03 - Jeux

30 2 0
                                    

La vibration dans sa poche fit pratiquement dégainer son téléphone à Colette. Depuis quelques mois, la jeune femme discutait régulièrement avec de nouveaux amis de jeu. Un peu bêtes parfois, mais surtout pleins d'entrain et de bonne humeur, elle avait toujours hâte de les retrouver.

Et puis il y avait Johannes. Ils se parlaient depuis moins longtemps mais plus... intensément.

Colette l'aimait autant qu'elle le détestait. Elle trouvait en lui l'interlocuteur parfait à base de références et de culture mais aussi de partage et de confidences. Mais elle détestait de plus en plus ne pas avoir de ses nouvelles. Et elle se détestait de se sentir si inquiète. De l'attendre en permanence. Comme si sa vie tournait désormais autour de lui, de ses horaires.

Elle avait horreur de ça. Mais ne pouvait s'en empêcher. Tout comme elle ne pouvait s'empêcher d'être légèrement déçue quand les messages n'étaient pas de lui, même quand ils étaient d'amis et d'amies pourtant très proches.

Elle répondit et rangea son téléphone. C'était la pause au travail et elle détestait ne vouloir que de ses nouvelles. Elle prit une profond inspiration avant de souffler doucement. La classe ne s'organiserait pas seule.

Elle passa dix minutes à s'activer avant que ses élèves ne reviennent en classe. Elle les observa s'installer avec affection dans l'espace de regroupement.
Ils avaient tous les âges entre 6 et 11 ans. Atteints de divers troubles, s'adapter à leurs besoins pour leur fournir des apprentissages de qualité était un défi de tous les instants qu'elle adorait essayer de relever.

Elle adorait particulièrement les rituels qu'ils avaient mis en place ensemble. C'était assez difficile pour elle d'être consistante dans ses habitudes mais le faire pour eux était une source inépuisable de dopamine.

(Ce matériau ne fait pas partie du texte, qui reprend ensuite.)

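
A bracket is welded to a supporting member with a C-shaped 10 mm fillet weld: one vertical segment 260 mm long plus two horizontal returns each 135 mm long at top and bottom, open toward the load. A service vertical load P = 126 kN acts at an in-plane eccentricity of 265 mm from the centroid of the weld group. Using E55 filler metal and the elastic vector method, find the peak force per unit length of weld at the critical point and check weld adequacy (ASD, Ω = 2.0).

f_max ≈ 944 N/mm; adequate

E55XX → F_EXX = 550 MPa.
Total weld length L_w = 530 mm. Treat welds as unit-width lines.
Centroid: x̄ = 2×135×67.5 / 530 = 34.39 mm from the vertical weld.
Polar moment about centroid: J = I_x + I_y = [260³/12 + 2×135×130²] + [260×34.39² + 2(135³/12 + 135×33.11²)] = 7041000 mm³.
Direct shear f_v = P/L_w = 126×10³ / 530 = 237.7 N/mm (vertical).
Torsion M = P·e = 126×10³ × 265 = 33390000 N·mm.
Critical point at (x, y) = (100.6, 130) from centroid. f_tx = M·y/J = 616.5 N/mm; f_ty = M·x/J = 477.1 N/mm.
Resultant f_max = √[f_tx² + (f_v + f_ty)²] = √[616.5² + (237.7 + 477.1)²] = 944 N/mm.
Capacity per unit length: r_n/Ω = (1/2.0) × 0.6 × 550 × (0.707 × 10) = 1167 N/mm.
944 ≤ 1167 → adequate.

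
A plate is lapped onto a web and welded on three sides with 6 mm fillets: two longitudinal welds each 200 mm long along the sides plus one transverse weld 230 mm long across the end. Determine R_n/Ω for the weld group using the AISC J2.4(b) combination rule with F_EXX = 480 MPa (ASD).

R_n/Ω ≈ 418 kN

t_e = 0.707 × 6 = 4.242 mm.
R_nwl = 0.6 × 480 × 4.242 × 400 × 10⁻³ = 488.7 kN (longitudinal, 2 welds).
R_nwt = 0.6 × 480 × 4.242 × 230 × 10⁻³ = 281 kN (transverse, base value).
(i) R_nwl + R_nwt = 769.7 kN; (ii) 0.85 R_nwl + 1.5 R_nwt = 836.9 kN.
R_n = max = 836.9 kN [governs: (ii)]; R_n/Ω = 418.4 kN.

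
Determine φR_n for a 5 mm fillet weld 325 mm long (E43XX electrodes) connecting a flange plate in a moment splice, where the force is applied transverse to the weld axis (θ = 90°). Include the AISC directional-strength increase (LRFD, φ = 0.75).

E43XX → F_EXX = 430 MPa.
t_e = 0.707 × 5 = 3.535 mm; A_we = 3.535 × 325 = 1149 mm².
Directional factor: 1.0 + 0.5 sin^1.5(90°) = 1.5.
F_nw = 0.6 × 430 × 1.5 = 387 MPa.
φR_n = 0.75 × 387 × 1149 × 10⁻³ = 333.5 kN.

φR_n ≈ 333 kN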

Il commencèrent par s'asseoir en cercle, à même le sol, le dos bien droit, en tailleur. Ils joignirent leurs doigts en coupe devant leur ventre et les firent remonter en inspirant. Quand elles arrivèrent au niveau de leur poitrine, ils bloquèrent mains et respiration, avant de retourner la coupe, comme pour appuyer sur un bouton, et de souffler en baissant les mains.
Il recommencèrent le manège trois fois avant de se lever, les pieds joints, et de monter, tous droits, leurs bras au-dessus de leurs têtes en inspirant, puis de se pencher en avant en soufflant. Trois fois.
Et enfin trois tours de massage sur les tempes vers l'avant puis vers l'arrière.

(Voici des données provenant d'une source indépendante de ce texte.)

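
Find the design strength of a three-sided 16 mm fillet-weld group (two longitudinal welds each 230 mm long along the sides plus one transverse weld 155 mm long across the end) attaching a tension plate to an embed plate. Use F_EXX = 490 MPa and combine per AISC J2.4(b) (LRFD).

t_e = 0.707 × 16 = 11.31 mm.
R_nwl = 0.6 × 490 × 11.31 × 460 × 10⁻³ = 1530 kN (longitudinal, 2 welds).
R_nwt = 0.6 × 490 × 11.31 × 155 × 10⁻³ = 515.5 kN (transverse, base value).
(i) R_nwl + R_nwt = 2045 kN; (ii) 0.85 R_nwl + 1.5 R_nwt = 2074 kN.
R_n = max = 2074 kN [governs: (ii)]; φR_n = 1555 kN.

φR_n ≈ 1560 kN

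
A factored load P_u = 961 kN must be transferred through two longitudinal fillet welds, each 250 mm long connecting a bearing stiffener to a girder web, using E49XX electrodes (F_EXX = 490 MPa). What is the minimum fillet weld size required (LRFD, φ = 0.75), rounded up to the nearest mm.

Total weld length L = 500 mm.
Required throat t_e = P_u / (φ × 0.6 F_EXX × L) = 961 / (0.75 × 0.6 × 490 × 500 × 10⁻³) = 8.717 mm.
Required leg w = t_e / 0.707 = 12.33 mm → use 13 mm.

w = 13 mm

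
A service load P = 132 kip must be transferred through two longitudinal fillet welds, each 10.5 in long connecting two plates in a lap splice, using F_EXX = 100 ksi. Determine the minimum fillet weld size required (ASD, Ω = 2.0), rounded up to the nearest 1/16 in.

Total weld length L = 21 in.
Required throat t_e = P × Ω / (0.6 F_EXX × L) = 132 × 2.0 / (0.6 × 100 × 21) = 0.2095 in.
Required leg w = t_e / 0.707 = 0.2964 in → use 5/16 in.

w = 5/16 in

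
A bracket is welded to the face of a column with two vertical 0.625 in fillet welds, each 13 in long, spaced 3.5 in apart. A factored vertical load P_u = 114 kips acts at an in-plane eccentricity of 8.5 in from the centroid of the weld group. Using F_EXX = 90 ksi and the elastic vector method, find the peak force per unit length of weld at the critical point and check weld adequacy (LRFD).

Total weld length L_w = 26 in. Treat welds as unit-width lines.
Polar moment about centroid: J = 2[d³/12 + d(b/2)²] = 2[13³/12 + 13×1.75²] = 445.8 in³.
Direct shear f_v = P/L_w = 114 / 26 = 4.385 kip/in (vertical).
Torsion M = P·e = 114 × 8.5 = 969 kip·in.
Critical point at (x, y) = (1.75, 6.5) from centroid. f_tx = M·y/J = 14.13 kip/in; f_ty = M·x/J = 3.804 kip/in.
Resultant f_max = √[f_tx² + (f_v + f_ty)²] = √[14.13² + (4.385 + 3.804)²] = 16.33 kip/in.
Capacity per unit length: φr_n = 0.75 × 0.6 × 90 × (0.707 × 0.625) = 17.9 kip/in.
16.33 ≤ 17.9 → adequate.

f_max ≈ 16.3 kip/in; adequate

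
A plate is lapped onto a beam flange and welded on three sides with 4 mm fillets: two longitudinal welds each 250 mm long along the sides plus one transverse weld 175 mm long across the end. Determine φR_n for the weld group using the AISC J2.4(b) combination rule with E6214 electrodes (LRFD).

φR_n ≈ 542 kN

E62XX → F_EXX = 620 MPa.
t_e = 0.707 × 4 = 2.828 mm.
R_nwl = 0.6 × 620 × 2.828 × 500 × 10⁻³ = 526 kN (longitudinal, 2 welds).
R_nwt = 0.6 × 620 × 2.828 × 175 × 10⁻³ = 184.1 kN (transverse, base value).
(i) R_nwl + R_nwt = 710.1 kN; (ii) 0.85 R_nwl + 1.5 R_nwt = 723.3 kN.
R_n = max = 723.3 kN [governs: (ii)]; φR_n = 542.4 kN.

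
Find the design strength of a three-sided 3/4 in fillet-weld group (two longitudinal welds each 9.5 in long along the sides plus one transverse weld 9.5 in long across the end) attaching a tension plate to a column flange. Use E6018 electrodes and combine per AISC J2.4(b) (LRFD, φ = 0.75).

E60XX → F_EXX = 60 ksi.
t_e = 0.707 × 0.75 = 0.5302 in.
R_nwl = 0.6 × 60 × 0.5302 × 19 = 362.7 kip (longitudinal, 2 welds).
R_nwt = 0.6 × 60 × 0.5302 × 9.5 = 181.3 kip (transverse, base value).
(i) R_nwl + R_nwt = 544 kip; (ii) 0.85 R_nwl + 1.5 R_nwt = 580.3 kip.
R_n = max = 580.3 kip [governs: (ii)]; φR_n = 435.2 kip.

φR_n ≈ 435 kip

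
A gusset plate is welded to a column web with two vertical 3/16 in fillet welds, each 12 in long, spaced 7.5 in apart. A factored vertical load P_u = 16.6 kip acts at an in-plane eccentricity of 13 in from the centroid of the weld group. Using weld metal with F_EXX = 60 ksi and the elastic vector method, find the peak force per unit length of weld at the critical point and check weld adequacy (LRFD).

Total weld length L_w = 24 in. Treat welds as unit-width lines.
Polar moment about centroid: J = 2[d³/12 + d(b/2)²] = 2[12³/12 + 12×3.75²] = 625.5 in³.
Direct shear f_v = P/L_w = 16.6 / 24 = 0.6917 kip/in (vertical).
Torsion M = P·e = 16.6 × 13 = 215.8 kip·in.
Critical point at (x, y) = (3.75, 6) from centroid. f_tx = M·y/J = 2.07 kip/in; f_ty = M·x/J = 1.294 kip/in.
Resultant f_max = √[f_tx² + (f_v + f_ty)²] = √[2.07² + (0.6917 + 1.294)²] = 2.868 kip/in.
Capacity per unit length: φr_n = 0.75 × 0.6 × 60 × (0.707 × 0.1875) = 3.579 kip/in.
2.868 ≤ 3.579 → adequate.

f_max ≈ 2.87 kip/in; adequate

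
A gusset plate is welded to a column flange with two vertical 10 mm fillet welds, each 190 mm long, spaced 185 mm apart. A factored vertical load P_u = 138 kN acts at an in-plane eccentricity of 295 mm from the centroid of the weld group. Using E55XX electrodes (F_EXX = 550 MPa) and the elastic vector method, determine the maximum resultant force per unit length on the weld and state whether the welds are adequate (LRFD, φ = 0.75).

f_max ≈ 1500 N/mm; adequate

Total weld length L_w = 380 mm. Treat welds as unit-width lines.
Polar moment about centroid: J = 2[d³/12 + d(b/2)²] = 2[190³/12 + 190×92.5²] = 4395000 mm³.
Direct shear f_v = P/L_w = 138×10³ / 380 = 363.2 N/mm (vertical).
Torsion M = P·e = 138×10³ × 295 = 40710000 N·mm.
Critical point at (x, y) = (92.5, 95) from centroid. f_tx = M·y/J = 880.1 N/mm; f_ty = M·x/J = 856.9 N/mm.
Resultant f_max = √[f_tx² + (f_v + f_ty)²] = √[880.1² + (363.2 + 856.9)²] = 1504 N/mm.
Capacity per unit length: φr_n = 0.75 × 0.6 × 550 × (0.707 × 10) = 1750 N/mm.
1504 ≤ 1750 → adequate.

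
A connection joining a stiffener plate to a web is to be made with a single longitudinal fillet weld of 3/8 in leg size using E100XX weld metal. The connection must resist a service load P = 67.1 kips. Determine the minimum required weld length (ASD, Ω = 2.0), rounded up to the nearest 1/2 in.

L = 8.5 in

E100XX → F_EXX = 100 ksi.
Throat t_e = 0.707 × 0.375 = 0.2651 in.
r_n/Ω = (0.6 × 100 × 0.2651) / 2.0 = 7.954 kip/in.
L_req = P / (r_n/Ω) = 67.1 / 7.954 = 8.436 in total.
Round up → use L = 8.5 in.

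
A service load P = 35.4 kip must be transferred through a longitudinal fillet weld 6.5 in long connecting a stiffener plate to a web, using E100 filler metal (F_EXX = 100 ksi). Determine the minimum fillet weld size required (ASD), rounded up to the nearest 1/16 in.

Total weld length L = 6.5 in.
Required throat t_e = P × Ω / (0.6 F_EXX × L) = 35.4 × 2.0 / (0.6 × 100 × 6.5) = 0.1815 in.
Required leg w = t_e / 0.707 = 0.2568 in → use 5/16 in.

w = 5/16 in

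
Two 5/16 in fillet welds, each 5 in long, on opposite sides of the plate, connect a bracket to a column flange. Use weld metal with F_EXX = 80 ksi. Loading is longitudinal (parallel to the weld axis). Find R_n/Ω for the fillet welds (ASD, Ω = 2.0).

Effective throat t_e = 0.707 × 0.3125 = 0.2209 in.
Total length L = 10 in; A_we = 0.2209 × 10 = 2.209 in².
F_nw = 0.6 F_EXX = 0.6 × 80 = 48 ksi.
R_n = 48 × 2.209 = 106 kips; R_n/Ω = 106/2.0 = 53.02 kips.

R_n/Ω ≈ 53 kips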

L'après-midi fut consacré à l'art. Toujours l'art. La thérapie par l'art. Elle adorait ça. Arts visuels. Arts musicaux.

La fin de la journée, comme chaque jour de travail, la cueillie dans la joie d'avoir fait classe. Et en bon réflexe bien ancré, elle commença par sortir son téléphone.
Il y avait un message de Johannes. Tout bête mais suffisant pour la faire sourire jusqu'aux oreilles.

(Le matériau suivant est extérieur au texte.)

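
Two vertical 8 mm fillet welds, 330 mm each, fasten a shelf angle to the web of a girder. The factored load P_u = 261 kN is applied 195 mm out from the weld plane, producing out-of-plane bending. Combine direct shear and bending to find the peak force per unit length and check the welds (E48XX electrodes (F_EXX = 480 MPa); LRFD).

f_max ≈ 1460 N/mm; NOT adequate

L_w = 2 × 330 = 660 mm; section modulus (unit throat) S = 2 × L²/6 = 36300 mm².
Direct shear f_v = P/L_w = 261×10³/660 = 395.5 N/mm.
Moment M = P × e = 261×10³ × 195 = 50895000 N·mm; bending f_b = M/S = 1402 N/mm.
f_max = √(f_v² + f_b²) = √(395.5² + 1402²) = 1457 N/mm.
φr_n = 0.75 × 0.6 × 480 × (0.707 × 8) = 1222 N/mm → NOT adequate.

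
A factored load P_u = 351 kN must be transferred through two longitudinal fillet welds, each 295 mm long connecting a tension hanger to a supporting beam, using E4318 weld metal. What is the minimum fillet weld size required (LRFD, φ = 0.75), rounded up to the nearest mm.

w = 5 mm

E43XX → F_EXX = 430 MPa.
Total weld length L = 590 mm.
Required throat t_e = P_u / (φ × 0.6 F_EXX × L) = 351 / (0.75 × 0.6 × 430 × 590 × 10⁻³) = 3.074 mm.
Required leg w = t_e / 0.707 = 4.349 mm → use 5 mm.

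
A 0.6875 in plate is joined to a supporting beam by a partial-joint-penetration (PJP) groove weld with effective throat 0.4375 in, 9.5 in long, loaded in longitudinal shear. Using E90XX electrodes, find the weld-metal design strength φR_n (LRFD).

E90XX → F_EXX = 90 ksi.
Effective throat (given) t_e = 0.4375 in.
A_we = 0.4375 × 9.5 = 4.156 in².
F_nw = 0.6 F_EXX = 54 ksi.
φR_n = 0.75 × 54 × 4.156 = 168.3 kip.

φR_n ≈ 168 kip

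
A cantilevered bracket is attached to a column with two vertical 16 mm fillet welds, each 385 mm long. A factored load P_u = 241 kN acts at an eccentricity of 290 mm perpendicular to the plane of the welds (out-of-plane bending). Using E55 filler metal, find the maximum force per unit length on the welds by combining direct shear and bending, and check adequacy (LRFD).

f_max ≈ 1450 N/mm; adequate

E55XX → F_EXX = 550 MPa.
L_w = 2 × 385 = 770 mm; section modulus (unit throat) S = 2 × L²/6 = 49410 mm².
Direct shear f_v = P/L_w = 241×10³/770 = 313 N/mm.
Moment M = P × e = 241×10³ × 290 = 69890000 N·mm; bending f_b = M/S = 1415 N/mm.
f_max = √(f_v² + f_b²) = √(313² + 1415²) = 1449 N/mm.
φr_n = 0.75 × 0.6 × 550 × (0.707 × 16) = 2800 N/mm → adequate.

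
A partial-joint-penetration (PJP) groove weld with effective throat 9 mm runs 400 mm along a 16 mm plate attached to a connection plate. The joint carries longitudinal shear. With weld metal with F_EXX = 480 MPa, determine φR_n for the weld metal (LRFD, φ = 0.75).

Effective throat (given) t_e = 9 mm.
A_we = 9 × 400 = 3600 mm².
F_nw = 0.6 F_EXX = 288 MPa.
φR_n = 0.75 × 288 × 3600 × 10⁻³ = 777.6 kN.

φR_n ≈ 778 kN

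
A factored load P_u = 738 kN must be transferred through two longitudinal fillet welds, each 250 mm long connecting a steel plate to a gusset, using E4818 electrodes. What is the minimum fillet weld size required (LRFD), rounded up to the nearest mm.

w = 10 mm

E48XX → F_EXX = 480 MPa.
Total weld length L = 500 mm.
Required throat t_e = P_u / (φ × 0.6 F_EXX × L) = 738 / (0.75 × 0.6 × 480 × 500 × 10⁻³) = 6.833 mm.
Required leg w = t_e / 0.707 = 9.665 mm → use 10 mm.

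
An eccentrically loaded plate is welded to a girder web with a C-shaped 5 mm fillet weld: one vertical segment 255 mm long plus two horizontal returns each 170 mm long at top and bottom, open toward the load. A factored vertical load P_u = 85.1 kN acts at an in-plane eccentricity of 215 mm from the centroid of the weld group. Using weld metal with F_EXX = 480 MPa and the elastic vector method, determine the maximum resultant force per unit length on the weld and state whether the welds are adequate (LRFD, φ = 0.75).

Total weld length L_w = 595 mm. Treat welds as unit-width lines.
Centroid: x̄ = 2×170×85 / 595 = 48.57 mm from the vertical weld.
Polar moment about centroid: J = I_x + I_y = [255³/12 + 2×170×127.5²] + [255×48.57² + 2(170³/12 + 170×36.43²)] = 8781000 mm³.
Direct shear f_v = P/L_w = 85.1×10³ / 595 = 143 N/mm (vertical).
Torsion M = P·e = 85.1×10³ × 215 = 18296000 N·mm.
Critical point at (x, y) = (121.4, 127.5) from centroid. f_tx = M·y/J = 265.7 N/mm; f_ty = M·x/J = 253 N/mm.
Resultant f_max = √[f_tx² + (f_v + f_ty)²] = √[265.7² + (143 + 253)²] = 476.9 N/mm.
Capacity per unit length: φr_n = 0.75 × 0.6 × 480 × (0.707 × 5) = 763.6 N/mm.
476.9 ≤ 763.6 → adequate.

f_max ≈ 477 N/mm; adequate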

"Hello you, comment ça va ?"

Elle s'empressa de répondre avant d'emballer ses affaires et de rentrer chez elle.
Elle était parfaitement consciente qu'elle s'était déjà trop attachée. Qu'elle était à deux doigts de tomber amoureuse. Et que ce n'était pas très sain puisqu'ils ne s'étaient jamais vus...

Mais le pire c'était cette angoisse. Constante. Qu'il ne veuille plus lui parler. Qu'ils s'éloignent. Elle n'y pouvait rien, la dysphorie sensible au rejet se rappelait douloureusement à elle à chaque retard de réponse, à chaque aperçu de connexion sans nouvelles. Les pensées tournaient, en boucle, entêtantes.
Il ne m'apprécie pas vraiment.
Il en a assez de moi.
Je suis trop envahissante.
Je l'agace.

Sans preuve aucune de sa part que ce soit le cas. La perfidie de ce mal s'insinuait en elle de plus en plus à mesure que ses sentiments grandissaient.
De toute façon comment pourrait-il en être autrement ? Elle était tellement compliquée. Embêtante. Ennuyeuse. Et handicapée surtout...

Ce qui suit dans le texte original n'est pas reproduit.